1982’de darbeciler, kapitalizmin uluslararası temsilcisi olan kurumların (IMF, Dünya Bankası, OECD vb) talepleri ile yerli ve yabancı sermayenin ihtiyaçları doğrultusunda 24 Ocak’ta temelleri atılan ekonomi politikalarının devamını sağlamak için toplumun üzerideki baskıları -darbe rejimini- kalıcı hale getirecek bir yeni anayasa yaptı. Bu anayasada belirlenen hükümler çerçevesinde çıkarılan anti demokratik yasalarla 1983’te seçime gidildi ve parlamento yeniden açıldı. Ancak Kürt sorununda benimsenen çatışmacı yaklaşım ve Kürtleri dışlayarak, halklar arasında yaratılan kutuplaşmayla yaratılan olağandışı koşullar gerekçe gösterilerek, yükselme eğilimi gösteren toplumsal hareketler bastırıldı, demokrasi ve özgürlükler engellendi.

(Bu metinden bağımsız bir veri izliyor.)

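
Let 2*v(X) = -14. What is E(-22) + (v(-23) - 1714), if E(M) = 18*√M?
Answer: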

AKP, iktidara geldiği 2002’den bu yana 24 Ocak kararlarının devamı olan neoliberal yapısal uyum programını büyük bir sadakatle uyguluyor. İktidarının ilk dönemlerinde AB üyelik sürecinin gereği olarak sunduğu bu politikaların yarattığı sosyal tahribat halk tarafından hissedilmeye başlayınca AKP, otoriterliğe sarıldı. 7 Haziran seçimlerinde toplumsal desteği tamamen kaybetmekte olduğunu görünce baskı ve şiddet yoluyla Kasım 2015 seçimlerinde iktidarı elinde tuttu ve 15 Temmuz darbe girişimi gerekçesiyle kendi otoriter rejimini kurarak ekonomik programı güvenceye alma yoluna gitti. Bu nedenle de tıpkı 12 Eylül rejimi gibi AKP’nin kurduğu otokratik rejim de kapitalizmin uluslarası kurumları ile yerli ve yabancı sermayeden tam destek aldı!
Son günlerde baskı ve şiddetin sosyalistler ve Kürtlerin yanı sıra iktidarla aynı görüşte olmayan tüm kesimlere yönelmesini de “ekonomi-demokrasi bağıntısı” üzerinden değerlendirmek gerekiyor. Zira Mayıs 2023’ten bu yana Mehmet Şimşek tarafından uygulanan ekonomik programın yarattığı açlık, yoksulluk, işsizlik gibi sosyal sorunların giderek toplumun daha geniş kesimlerince hissedilmesi ve bu sorunların geçici olacağına yönelik inancın her geçen gün daha da kaybolması, toplumdan gelecek tepkilerin yükseleceği beklentisini arttırıyor ve muktedirlerin demokrasiye tahammülünü azaltıyor.
Ülkeyi ve ekonomiyi yönetenler ile sermayenin temsilcileri ileride bir gün Özal, Evren ve Rahmi Koç kadar açık ifade ederler mi bilinmez ama bugün yaşananlar, 45 yıl önce izlediğimiz bir filmin tekrarı gibi. Bu bağlamda şu tespiti yapmak kaçınılmaz oluyor: Yükselen otoriterliğin ardındaki ekonomik baskı ve şiddeti görmeden ne daha demokratik ne de daha müreffeh bir gelecek için mücadele edilebilir!.